Glossary of Spiritual Wisdom

Excerpts about Divine Coma

A Complete State of Ego Death where Even the Consciousness of Experience is Gone

Student: Is it possible to lose daily life in the state of cessation?
Almaas: It certainly appears so. You have in a sense lost a portion of your life span because there is a gap in your conscious experience. However, total cessation is transitory. You let go of the self and all of its supports for this period of time. Cessation is a complete state of ego death, where even the consciousness of experience is gone. Some people call this aspect of absence divine coma. But cessation is only the beginning of the capacity to experience the condition of absence, which subsequently can occur within perception and action. Actually, we are always living daily life from the place of cessation, without being aware of it. Cessation is the underlying ground of our experience all of the time. We are always living from the state of absolute absence. Because, you see, nothing else is. The ultimate reality, the ultimate nature of everything, is absence of being, or nonbeing. Everything that you experience is an expression of nonbeing. If we are to think of the absence of being as useful, that is its usefulness—it makes everything arise and underlies all existence. Without absence, traditionally referred to as emptiness, nothing can exist. Absolute absence is the source of all that is. Practically speaking, you cannot get anything from absence. Absence does not make you feel good or bad. It does not help you make money or win an argument with a friend. What absolute absence does is give you presence, which you might consider useful or not.

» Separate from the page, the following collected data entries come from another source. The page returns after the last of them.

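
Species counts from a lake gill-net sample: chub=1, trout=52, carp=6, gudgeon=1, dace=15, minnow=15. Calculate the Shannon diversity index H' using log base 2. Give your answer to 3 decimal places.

1.724

Total N = 1+52+6+1+15+15 = 90, so the proportions are 0.01111, 0.57778, 0.06667, 0.01111, 0.16667, 0.16667 (working shown to 5 dp, full precision carried).
Each pᵢ log₂ pᵢ term: 0.01111×(-6.49185)=-0.07213, 0.57778×(-0.79141)=-0.45726, 0.06667×(-3.90689)=-0.26046, 0.01111×(-6.49185)=-0.07213, 0.16667×(-2.58496)=-0.43083, 0.16667×(-2.58496)=-0.43083.
Sum = -1.72364, so H' = 1.724.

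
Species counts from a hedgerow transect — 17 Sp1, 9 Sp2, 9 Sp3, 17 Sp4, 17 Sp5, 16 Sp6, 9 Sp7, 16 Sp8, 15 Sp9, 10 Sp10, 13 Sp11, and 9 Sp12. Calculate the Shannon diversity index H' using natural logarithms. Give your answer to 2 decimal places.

Total N = 17+9+9+17+17+16+9+16+15+10+13+9 = 157, so the proportions are 0.1083, 0.0573, 0.0573, 0.1083, 0.1083, 0.1019, 0.0573, 0.1019, 0.0955, 0.0637, 0.0828, 0.0573 (working shown to 4 dp, full precision carried).
Each pᵢ ln pᵢ term: 0.1083×(-2.2230)=-0.2407, 0.0573×(-2.8590)=-0.1639, 0.0573×(-2.8590)=-0.1639, 0.1083×(-2.2230)=-0.2407, 0.1083×(-2.2230)=-0.2407, 0.1019×(-2.2837)=-0.2327, 0.0573×(-2.8590)=-0.1639, 0.1019×(-2.2837)=-0.2327, 0.0955×(-2.3482)=-0.2243, 0.0637×(-2.7537)=-0.1754, 0.0828×(-2.4913)=-0.2063, 0.0573×(-2.8590)=-0.1639.
Sum = -2.4492, so H' = 2.45.

2.45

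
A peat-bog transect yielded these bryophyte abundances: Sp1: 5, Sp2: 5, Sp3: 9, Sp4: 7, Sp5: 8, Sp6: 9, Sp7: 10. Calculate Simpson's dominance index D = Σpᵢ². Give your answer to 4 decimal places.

Total N = 5+5+9+7+8+9+10 = 53, so the proportions are 0.09434, 0.09434, 0.169811, 0.132075, 0.150943, 0.169811, 0.188679 (working shown to 6 dp, full precision carried).
D = 0.09434² + 0.09434² + 0.169811² + 0.132075² + 0.150943² + 0.169811² + 0.188679² = 0.008900 + 0.008900 + 0.028836 + 0.017444 + 0.022784 + 0.028836 + 0.035600 = 0.151299.
To 4 decimal places, D = 0.1513.

0.1513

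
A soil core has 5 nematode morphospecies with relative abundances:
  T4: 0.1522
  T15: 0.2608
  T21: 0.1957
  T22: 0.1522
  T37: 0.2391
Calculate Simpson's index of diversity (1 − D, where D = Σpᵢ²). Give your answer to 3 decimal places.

D = 0.1522² + 0.2608² + 0.1957² + 0.1522² + 0.2391² = 0.02316 + 0.06802 + 0.03830 + 0.02316 + 0.05717 = 0.20981 (working shown to 5 dp, full precision carried).
So 1 − D = 0.79019, i.e. 0.790 to 3 decimal places.

0.790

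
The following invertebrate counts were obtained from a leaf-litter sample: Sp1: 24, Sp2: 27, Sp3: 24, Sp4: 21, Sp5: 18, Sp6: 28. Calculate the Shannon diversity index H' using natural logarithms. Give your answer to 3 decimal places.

Total N = 24+27+24+21+18+28 = 142, so the proportions are 0.16901, 0.19014, 0.16901, 0.14789, 0.12676, 0.19718 (working shown to 5 dp, full precision carried).
Each pᵢ ln pᵢ term: 0.16901×(-1.77777)=-0.30047, 0.19014×(-1.65999)=-0.31563, 0.16901×(-1.77777)=-0.30047, 0.14789×(-1.91130)=-0.28266, 0.12676×(-2.06546)=-0.26182, 0.19718×(-1.62362)=-0.32015.
Sum = -1.78120, so H' = 1.781.

1.781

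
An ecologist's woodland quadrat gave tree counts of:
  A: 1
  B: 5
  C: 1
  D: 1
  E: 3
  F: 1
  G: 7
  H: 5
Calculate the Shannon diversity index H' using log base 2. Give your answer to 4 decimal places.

Total N = 1+5+1+1+3+1+7+5 = 24, so the proportions are 0.041667, 0.208333, 0.041667, 0.041667, 0.125, 0.041667, 0.291667, 0.208333 (working shown to 6 dp, full precision carried).
Each pᵢ log₂ pᵢ term: 0.041667×(-4.584963)=-0.191040, 0.208333×(-2.263034)=-0.471466, 0.041667×(-4.584963)=-0.191040, 0.041667×(-4.584963)=-0.191040, 0.125×(-3.000000)=-0.375000, 0.041667×(-4.584963)=-0.191040, 0.291667×(-1.777608)=-0.518469, 0.208333×(-2.263034)=-0.471466.
Sum = -2.600560, so H' = 2.6006.

2.6006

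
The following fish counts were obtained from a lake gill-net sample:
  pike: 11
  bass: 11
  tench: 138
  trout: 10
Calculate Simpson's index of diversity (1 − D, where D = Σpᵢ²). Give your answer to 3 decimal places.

0.329

Total N = 11+11+138+10 = 170, so the proportions are 0.06471, 0.06471, 0.81176, 0.05882 (working shown to 5 dp, full precision carried).
D = 0.06471² + 0.06471² + 0.81176² + 0.05882² = 0.00419 + 0.00419 + 0.65896 + 0.00346 = 0.67080.
So 1 − D = 0.32920, i.e. 0.329 to 3 decimal places.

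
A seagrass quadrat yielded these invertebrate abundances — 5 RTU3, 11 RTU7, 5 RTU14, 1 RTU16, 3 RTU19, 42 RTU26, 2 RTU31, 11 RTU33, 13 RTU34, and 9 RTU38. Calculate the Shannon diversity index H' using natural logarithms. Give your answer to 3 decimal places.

Total N = 5+11+5+1+3+42+2+11+13+9 = 102, so the proportions are 0.04902, 0.10784, 0.04902, 0.0098, 0.02941, 0.41176, 0.01961, 0.10784, 0.12745, 0.08824 (working shown to 5 dp, full precision carried).
Each pᵢ ln pᵢ term: 0.04902×(-3.01553)=-0.14782, 0.10784×(-2.22708)=-0.24018, 0.04902×(-3.01553)=-0.14782, 0.0098×(-4.62497)=-0.04534, 0.02941×(-3.52636)=-0.10372, 0.41176×(-0.88730)=-0.36536, 0.01961×(-3.93183)=-0.07709, 0.10784×(-2.22708)=-0.24018, 0.12745×(-2.06002)=-0.26255, 0.08824×(-2.42775)=-0.21421.
Sum = -1.84427, so H' = 1.844.

1.844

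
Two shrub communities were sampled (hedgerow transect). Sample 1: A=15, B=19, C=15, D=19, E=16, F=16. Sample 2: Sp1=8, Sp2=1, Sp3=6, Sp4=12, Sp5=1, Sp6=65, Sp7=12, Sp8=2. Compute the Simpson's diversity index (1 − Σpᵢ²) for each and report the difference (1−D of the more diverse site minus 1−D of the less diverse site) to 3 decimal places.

0.235

Sample 1: N=100, proportions 0.15, 0.19, 0.15, 0.19, 0.16, 0.16, giving 1−D = 0.83160 (working shown to 5 dp, full precision carried).
Sample 2: N=107, proportions 0.07477, 0.00935, 0.05607, 0.11215, 0.00935, 0.60748, 0.11215, 0.01869, giving 1−D = 0.59656.
Difference = |0.83160 − 0.59656| = 0.23504, i.e. 0.235 to 3 decimal places.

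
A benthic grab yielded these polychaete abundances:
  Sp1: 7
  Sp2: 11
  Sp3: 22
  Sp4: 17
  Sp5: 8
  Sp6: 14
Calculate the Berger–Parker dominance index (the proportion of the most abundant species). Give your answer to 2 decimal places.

Total N = 7+11+22+17+8+14 = 79, so the proportions are 0.0886, 0.1392, 0.2785, 0.2152, 0.1013, 0.1772 (working shown to 4 dp, full precision carried).
The largest proportion is 0.2785, i.e. d = 0.28 to 2 decimal places.

0.28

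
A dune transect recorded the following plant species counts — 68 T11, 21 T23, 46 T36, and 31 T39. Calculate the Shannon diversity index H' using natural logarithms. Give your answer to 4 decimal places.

1.2961

Total N = 68+21+46+31 = 166, so the proportions are 0.409639, 0.126506, 0.277108, 0.186747 (working shown to 6 dp, full precision carried).
Each pᵢ ln pᵢ term: 0.409639×(-0.892480)=-0.365594, 0.126506×(-2.067465)=-0.261547, 0.277108×(-1.283346)=-0.355626, 0.186747×(-1.678001)=-0.313362.
Sum = -1.296129, so H' = 1.2961.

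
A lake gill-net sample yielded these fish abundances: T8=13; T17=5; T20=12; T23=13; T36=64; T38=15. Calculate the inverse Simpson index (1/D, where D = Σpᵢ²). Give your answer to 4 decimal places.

Total N = 13+5+12+13+64+15 = 122, so the proportions are 0.10655738, 0.04098361, 0.09836066, 0.10655738, 0.52459016, 0.12295082 (working shown to 8 dp, full precision carried).
D = 0.10655738² + 0.04098361² + 0.09836066² + 0.10655738² + 0.52459016² + 0.12295082² = 0.01135447 + 0.00167966 + 0.00967482 + 0.01135447 + 0.27519484 + 0.01511690 = 0.32437517.
So 1/D = 3.0828500, i.e. 3.0829 to 4 decimal places.

3.0829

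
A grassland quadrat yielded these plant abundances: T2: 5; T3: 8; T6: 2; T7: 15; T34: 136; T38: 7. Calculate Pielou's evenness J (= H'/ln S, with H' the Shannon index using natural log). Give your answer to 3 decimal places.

0.462

Total N = 5+8+2+15+136+7 = 173, so the proportions are 0.0289, 0.04624, 0.01156, 0.08671, 0.78613, 0.04046 (working shown to 5 dp, full precision carried).
H' = −Σ pᵢ ln pᵢ = −((-0.10242) + (-0.14214) + (-0.05156) + (-0.21202) + (-0.18917) + (-0.12978)) = 0.82709.
With S = 6 species, ln S = 1.79176, so J = 0.82709/1.79176 = 0.46161, i.e. 0.462 to 3 decimal places.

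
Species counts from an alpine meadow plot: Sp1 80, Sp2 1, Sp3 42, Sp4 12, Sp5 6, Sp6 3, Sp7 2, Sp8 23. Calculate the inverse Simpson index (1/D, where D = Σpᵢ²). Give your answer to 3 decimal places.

3.214

Total N = 80+1+42+12+6+3+2+23 = 169, so the proportions are 0.4733728, 0.0059172, 0.2485207, 0.0710059, 0.035503, 0.0177515, 0.0118343, 0.1360947 (working shown to 7 dp, full precision carried).
D = 0.4733728² + 0.0059172² + 0.2485207² + 0.0710059² + 0.035503² + 0.0177515² + 0.0118343² + 0.1360947² = 0.2240818 + 0.0000350 + 0.0617625 + 0.0050418 + 0.0012605 + 0.0003151 + 0.0001401 + 0.0185218 = 0.3111586.
So 1/D = 3.21380, i.e. 3.214 to 3 decimal places.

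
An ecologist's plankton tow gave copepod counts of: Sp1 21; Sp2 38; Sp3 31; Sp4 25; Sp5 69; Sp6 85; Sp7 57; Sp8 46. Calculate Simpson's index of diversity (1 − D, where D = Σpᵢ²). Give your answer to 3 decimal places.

Total N = 21+38+31+25+69+85+57+46 = 372, so the proportions are 0.05645, 0.10215, 0.08333, 0.0672, 0.18548, 0.22849, 0.15323, 0.12366 (working shown to 5 dp, full precision carried).
D = 0.05645² + 0.10215² + 0.08333² + 0.0672² + 0.18548² + 0.22849² + 0.15323² + 0.12366² = 0.00319 + 0.01043 + 0.00694 + 0.00452 + 0.03440 + 0.05221 + 0.02348 + 0.01529 = 0.15047.
So 1 − D = 0.84953, i.e. 0.850 to 3 decimal places.

0.850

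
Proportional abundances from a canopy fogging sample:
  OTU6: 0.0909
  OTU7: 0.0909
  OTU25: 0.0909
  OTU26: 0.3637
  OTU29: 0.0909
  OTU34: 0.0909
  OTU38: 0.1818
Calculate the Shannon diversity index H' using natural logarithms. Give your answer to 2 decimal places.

1.77

Each pᵢ ln pᵢ term (working shown to 4 dp, full precision carried): 0.0909×(-2.3980)=-0.2180, 0.0909×(-2.3980)=-0.2180, 0.0909×(-2.3980)=-0.2180, 0.3637×(-1.0114)=-0.3679, 0.0909×(-2.3980)=-0.2180, 0.0909×(-2.3980)=-0.2180, 0.1818×(-1.7048)=-0.3099.
Sum = -1.7677, so H' = 1.77.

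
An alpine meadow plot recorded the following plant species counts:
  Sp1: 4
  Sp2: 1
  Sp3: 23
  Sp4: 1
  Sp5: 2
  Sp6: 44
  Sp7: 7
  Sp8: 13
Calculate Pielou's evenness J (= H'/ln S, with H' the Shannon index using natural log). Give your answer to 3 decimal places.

0.709

Total N = 4+1+23+1+2+44+7+13 = 95, so the proportions are 0.04211, 0.01053, 0.24211, 0.01053, 0.02105, 0.46316, 0.07368, 0.13684 (working shown to 5 dp, full precision carried).
H' = −Σ pᵢ ln pᵢ = −((-0.13337) + (-0.04794) + (-0.34340) + (-0.04794) + (-0.08128) + (-0.35649) + (-0.19217) + (-0.27217)) = 1.47474.
With S = 8 species, ln S = 2.07944, so J = 1.47474/2.07944 = 0.70920, i.e. 0.709 to 3 decimal places.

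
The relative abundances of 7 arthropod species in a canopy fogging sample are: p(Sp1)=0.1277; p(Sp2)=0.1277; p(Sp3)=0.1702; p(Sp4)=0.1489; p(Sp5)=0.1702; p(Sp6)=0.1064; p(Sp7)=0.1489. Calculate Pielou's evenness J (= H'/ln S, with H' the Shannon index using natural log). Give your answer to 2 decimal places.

0.99

H' = −Σ pᵢ ln pᵢ = −((-0.2628) + (-0.2628) + (-0.3014) + (-0.2836) + (-0.3014) + (-0.2384) + (-0.2836)) = 1.9340 (working shown to 4 dp, full precision carried).
With S = 7 species, ln S = 1.9459, so J = 1.9340/1.9459 = 0.9939, i.e. 0.99 to 2 decimal places.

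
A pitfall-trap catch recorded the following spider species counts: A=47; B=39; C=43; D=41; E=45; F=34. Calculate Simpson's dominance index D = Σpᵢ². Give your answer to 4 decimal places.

Total N = 47+39+43+41+45+34 = 249, so the proportions are 0.188755, 0.156627, 0.172691, 0.164659, 0.180723, 0.136546 (working shown to 6 dp, full precision carried).
D = 0.188755² + 0.156627² + 0.172691² + 0.164659² + 0.180723² + 0.136546² = 0.035628 + 0.024532 + 0.029822 + 0.027112 + 0.032661 + 0.018645 = 0.168401.
To 4 decimal places, D = 0.1684.

0.1684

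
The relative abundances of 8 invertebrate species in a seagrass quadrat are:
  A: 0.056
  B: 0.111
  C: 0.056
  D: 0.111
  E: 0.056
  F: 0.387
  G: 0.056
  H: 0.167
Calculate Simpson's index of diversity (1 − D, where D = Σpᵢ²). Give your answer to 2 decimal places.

0.79

D = 0.056² + 0.111² + 0.056² + 0.111² + 0.056² + 0.387² + 0.056² + 0.167² = 0.0031 + 0.0123 + 0.0031 + 0.0123 + 0.0031 + 0.1498 + 0.0031 + 0.0279 = 0.2148 (working shown to 4 dp, full precision carried).
So 1 − D = 0.7852, i.e. 0.79 to 2 decimal places.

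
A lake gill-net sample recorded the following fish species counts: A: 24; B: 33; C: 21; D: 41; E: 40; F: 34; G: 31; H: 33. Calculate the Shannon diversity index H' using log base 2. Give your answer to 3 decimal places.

2.969

Total N = 24+33+21+41+40+34+31+33 = 257, so the proportions are 0.09339, 0.1284, 0.08171, 0.15953, 0.15564, 0.1323, 0.12062, 0.1284 (working shown to 5 dp, full precision carried).
Each pᵢ log₂ pᵢ term: 0.09339×(-3.42066)=-0.31944, 0.1284×(-2.96123)=-0.38024, 0.08171×(-3.61331)=-0.29525, 0.15953×(-2.64807)=-0.42246, 0.15564×(-2.68370)=-0.41770, 0.1323×(-2.91816)=-0.38606, 0.12062×(-3.05143)=-0.36807, 0.1284×(-2.96123)=-0.38024.
Sum = -2.96944, so H' = 2.969.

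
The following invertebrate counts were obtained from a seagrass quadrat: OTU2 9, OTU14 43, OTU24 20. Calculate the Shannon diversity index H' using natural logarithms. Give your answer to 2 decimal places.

0.92

Total N = 9+43+20 = 72, so the proportions are 0.125, 0.5972, 0.2778 (working shown to 4 dp, full precision carried).
Each pᵢ ln pᵢ term: 0.125×(-2.0794)=-0.2599, 0.5972×(-0.5155)=-0.3078, 0.2778×(-1.2809)=-0.3558.
Sum = -0.9236, so H' = 0.92.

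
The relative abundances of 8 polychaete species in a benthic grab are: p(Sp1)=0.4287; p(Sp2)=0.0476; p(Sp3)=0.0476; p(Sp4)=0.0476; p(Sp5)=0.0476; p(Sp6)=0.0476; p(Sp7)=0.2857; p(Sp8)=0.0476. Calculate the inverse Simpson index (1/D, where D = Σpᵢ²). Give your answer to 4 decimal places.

D = 0.4287² + 0.0476² + 0.0476² + 0.0476² + 0.0476² + 0.0476² + 0.2857² + 0.0476² = 0.18378369 + 0.00226576 + 0.00226576 + 0.00226576 + 0.00226576 + 0.00226576 + 0.08162449 + 0.00226576 = 0.27900274 (working shown to 8 dp, full precision carried).
So 1/D = 3.584194, i.e. 3.5842 to 4 decimal places.

3.5842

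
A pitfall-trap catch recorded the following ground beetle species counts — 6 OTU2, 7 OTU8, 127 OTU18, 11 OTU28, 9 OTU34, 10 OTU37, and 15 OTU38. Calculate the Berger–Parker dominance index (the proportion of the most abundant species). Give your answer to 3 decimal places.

Total N = 6+7+127+11+9+10+15 = 185, so the proportions are 0.03243, 0.03784, 0.68649, 0.05946, 0.04865, 0.05405, 0.08108 (working shown to 5 dp, full precision carried).
The largest proportion is 0.68649, i.e. d = 0.686 to 3 decimal places.

0.686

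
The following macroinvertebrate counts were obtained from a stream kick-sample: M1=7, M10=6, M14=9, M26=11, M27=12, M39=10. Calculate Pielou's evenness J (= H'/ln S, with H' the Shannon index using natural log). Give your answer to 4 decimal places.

Total N = 7+6+9+11+12+10 = 55, so the proportions are 0.127273, 0.109091, 0.163636, 0.2, 0.218182, 0.181818 (working shown to 6 dp, full precision carried).
H' = −Σ pᵢ ln pᵢ = −((-0.262363) + (-0.241699) + (-0.296200) + (-0.321888) + (-0.332166) + (-0.309954)) = 1.764269.
With S = 6 species, ln S = 1.791759, so J = 1.764269/1.791759 = 0.984657, i.e. 0.9847 to 4 decimal places.

0.9847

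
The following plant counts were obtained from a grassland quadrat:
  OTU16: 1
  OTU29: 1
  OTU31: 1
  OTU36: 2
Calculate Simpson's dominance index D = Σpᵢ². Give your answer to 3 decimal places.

0.280

Total N = 1+1+1+2 = 5, so the proportions are 0.2, 0.2, 0.2, 0.4 (working shown to 5 dp, full precision carried).
D = 0.2² + 0.2² + 0.2² + 0.4² = 0.04000 + 0.04000 + 0.04000 + 0.16000 = 0.28000.
To 3 decimal places, D = 0.280.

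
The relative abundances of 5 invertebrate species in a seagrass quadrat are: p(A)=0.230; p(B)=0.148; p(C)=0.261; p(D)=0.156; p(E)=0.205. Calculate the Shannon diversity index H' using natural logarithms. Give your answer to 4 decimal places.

Each pᵢ ln pᵢ term (working shown to 6 dp, full precision carried): 0.23×(-1.469676)=-0.338025, 0.148×(-1.910543)=-0.282760, 0.261×(-1.343235)=-0.350584, 0.156×(-1.857899)=-0.289832, 0.205×(-1.584745)=-0.324873.
Sum = -1.586075, so H' = 1.5861.

1.5861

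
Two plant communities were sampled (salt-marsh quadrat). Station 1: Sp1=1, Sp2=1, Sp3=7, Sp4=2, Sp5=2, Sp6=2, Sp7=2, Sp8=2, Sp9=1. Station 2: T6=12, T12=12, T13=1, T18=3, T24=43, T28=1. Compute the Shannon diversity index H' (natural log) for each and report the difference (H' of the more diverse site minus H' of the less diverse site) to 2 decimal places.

0.81

Station 1: N=20, proportions 0.05, 0.05, 0.35, 0.1, 0.1, 0.1, 0.1, 0.1, 0.05, giving H' = 1.9681 (working shown to 4 dp, full precision carried).
Station 2: N=72, proportions 0.1667, 0.1667, 0.0139, 0.0417, 0.5972, 0.0139, giving H' = 1.1563.
Difference = |1.9681 − 1.1563| = 0.8118, i.e. 0.81 to 2 decimal places.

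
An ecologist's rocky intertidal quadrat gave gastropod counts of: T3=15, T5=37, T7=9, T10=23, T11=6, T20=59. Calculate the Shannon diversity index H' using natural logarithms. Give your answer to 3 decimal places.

1.531

Total N = 15+37+9+23+6+59 = 149, so the proportions are 0.10067, 0.24832, 0.0604, 0.15436, 0.04027, 0.39597 (working shown to 5 dp, full precision carried).
Each pᵢ ln pᵢ term: 0.10067×(-2.29590)=-0.23113, 0.24832×(-1.39303)=-0.34592, 0.0604×(-2.80672)=-0.16953, 0.15436×(-1.86845)=-0.28842, 0.04027×(-3.21219)=-0.12935, 0.39597×(-0.92641)=-0.36683.
Sum = -1.53119, so H' = 1.531.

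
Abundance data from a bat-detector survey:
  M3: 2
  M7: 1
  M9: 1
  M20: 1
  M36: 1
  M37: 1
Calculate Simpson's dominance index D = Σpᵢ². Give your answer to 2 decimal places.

0.18

Total N = 2+1+1+1+1+1 = 7, so the proportions are 0.2857, 0.1429, 0.1429, 0.1429, 0.1429, 0.1429 (working shown to 4 dp, full precision carried).
D = 0.2857² + 0.1429² + 0.1429² + 0.1429² + 0.1429² + 0.1429² = 0.0816 + 0.0204 + 0.0204 + 0.0204 + 0.0204 + 0.0204 = 0.1837.
To 2 decimal places, D = 0.18.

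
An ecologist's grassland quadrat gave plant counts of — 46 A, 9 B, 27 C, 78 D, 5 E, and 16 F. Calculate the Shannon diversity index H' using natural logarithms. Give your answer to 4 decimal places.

Total N = 46+9+27+78+5+16 = 181, so the proportions are 0.254144, 0.049724, 0.149171, 0.430939, 0.027624, 0.088398 (working shown to 6 dp, full precision carried).
Each pᵢ ln pᵢ term: 0.254144×(-1.369856)=-0.348140, 0.049724×(-3.001272)=-0.149235, 0.149171×(-1.902660)=-0.283822, 0.430939×(-0.841788)=-0.362760, 0.027624×(-3.589059)=-0.099145, 0.088398×(-2.425908)=-0.214445.
Sum = -1.457547, so H' = 1.4575.

1.4575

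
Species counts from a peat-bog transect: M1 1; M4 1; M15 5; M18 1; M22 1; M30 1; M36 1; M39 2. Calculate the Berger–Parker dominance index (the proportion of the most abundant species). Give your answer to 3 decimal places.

Total N = 1+1+5+1+1+1+1+2 = 13, so the proportions are 0.07692, 0.07692, 0.38462, 0.07692, 0.07692, 0.07692, 0.07692, 0.15385 (working shown to 5 dp, full precision carried).
The largest proportion is 0.38462, i.e. d = 0.385 to 3 decimal places.

0.385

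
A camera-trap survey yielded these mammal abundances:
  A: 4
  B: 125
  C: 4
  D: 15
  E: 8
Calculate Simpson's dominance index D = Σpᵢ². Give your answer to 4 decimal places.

0.6552

Total N = 4+125+4+15+8 = 156, so the proportions are 0.025641, 0.801282, 0.025641, 0.096154, 0.051282 (working shown to 6 dp, full precision carried).
D = 0.025641² + 0.801282² + 0.025641² + 0.096154² + 0.051282² = 0.000657 + 0.642053 + 0.000657 + 0.009246 + 0.002630 = 0.655243.
To 4 decimal places, D = 0.6552.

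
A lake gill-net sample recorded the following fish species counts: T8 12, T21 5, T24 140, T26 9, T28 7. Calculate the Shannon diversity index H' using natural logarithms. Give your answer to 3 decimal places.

0.742

Total N = 12+5+140+9+7 = 173, so the proportions are 0.06936, 0.0289, 0.80925, 0.05202, 0.04046 (working shown to 5 dp, full precision carried).
Each pᵢ ln pᵢ term: 0.06936×(-2.66838)=-0.18509, 0.0289×(-3.54385)=-0.10242, 0.80925×(-0.21165)=-0.17128, 0.05202×(-2.95607)=-0.15378, 0.04046×(-3.20738)=-0.12978.
Sum = -0.74235, so H' = 0.742.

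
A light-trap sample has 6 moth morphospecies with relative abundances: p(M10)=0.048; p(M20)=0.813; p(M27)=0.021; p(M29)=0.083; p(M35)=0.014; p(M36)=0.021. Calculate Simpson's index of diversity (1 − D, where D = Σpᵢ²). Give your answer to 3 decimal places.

0.329

D = 0.048² + 0.813² + 0.021² + 0.083² + 0.014² + 0.021² = 0.00230 + 0.66097 + 0.00044 + 0.00689 + 0.00020 + 0.00044 = 0.67124 (working shown to 5 dp, full precision carried).
So 1 − D = 0.32876, i.e. 0.329 to 3 decimal places.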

Divine Coma, the Cessation of Experience

More exactly, creation or the flow of Being is basically replacement: One unified appearance is replaced by another unified appearance. The word creation might make you think that something new and different is being created, but from the perspective of self-revelation, Being is simply revealing itself through the innumerable manifestations of objects, beings, and events that we experience. So by seeing this flow as a self-revelation, we see that there is no distinction between what is created and what is creating. Here, then, the continuity of Being is its self-revelation, through which we are able to perceive it. As long as there is perception of Being, it is always perceived through the forms it manifests. When you perceive Being without any form, there is no perception. This is the divine coma, the cessation of experience. The forms through which we perceive it are the manifestations of Being itself, so it is not as though Being is manifesting us. Being is manifesting itself, and we are part of that Being. So we have seen Holy Law as a flow of Being, a creativity, and a self-revelation. Experientially, there is a different flavor to each of these perceptions, and they are progressively more subtle. The self-revelation has more of a magical quality: The whole of reality is Being, magically displaying its qualities and potentialities by making them appear just like that, out of nothing. But that appearance is Being itself, not something separate.

Facets of Unity, pg. 263

If You Experience Yourself Exclusively as the Absolute, with No Concepts, You Cannot Function in the World

Without differentiations, there would be no experience, no knowledge, no action, no life, no universe—nothing but the unmanifest Absolute. This is why understanding the nature of boundaries is significant in terms of understanding reality. Someone who experiences only Holy Truth, only unity with no differentiations—without even the concepts of experience, unity, ordifferentiations—for all practical purposes is not alive. Such a person would be in a kind of coma, a divine coma. When you reach the true essence of the truth, this ultimate reality is in a coma in the sense that it doesn’t know itself. It is unconscious because it has no boundaries, no distinctions. Differentiation is completely gone, so there are no differences. Therefore, there is nothing to see, nothing to experience. This is what makes it the unmanifest Absolute. If you experience yourself exclusively as the Absolute with no concepts, you cannot function in the world. If you are in deep meditation, you can sink into it, but you can’t walk around that way since you wouldn’t be able to discriminate a truck heading your way, for instance. A truck is nothing but differentiating outlines and boundaries—the Universal Mind heading toward you with a certain density and at a certain speed! So it is important to perceive the Holy Truth because that is the ultimate nature of reality, but it is also important to know Holy Omniscience because without it, there would be no life, nor anyone to know the Holy Truth.

Facets of Unity, pg. 106

With the Divine Coma there is No Experience of Sensation or Perception

Losing the notion of existence doesn’t mean you cease to exist. But the desire is exactly for that: absolute cessation. You wish that you would disappear, that you would cease to know that you had ever appeared. This is the deepest wish, the wish for the most fundamental dimension. And the deep love is a deep fear too, because of the attachment to existence. You realize that your nature can be neither described nor known. You can’t say that you exist, and you don’t know that you don’t exist. If you know that you don’t exist, you exist. Complete nonexistence is complete cessation of consciousness, of knowingness. It is the cosmic sleep, the cosmic night. It is the deepest peace. This is not a permanent state of realization, but a phase for the deeper realization. What is called the divine coma, where there is no experience of sensation or perception, becomes the rite of entry into the realm of mystery, the mystery of the Absolute. To wake up from this divine coma without leaving the mystery of the Absolute is total peace and cessation of suffering. You realize that the end of suffering is not happiness but peace. From that peace arise happiness, fulfillment, love, and all the qualities of Being.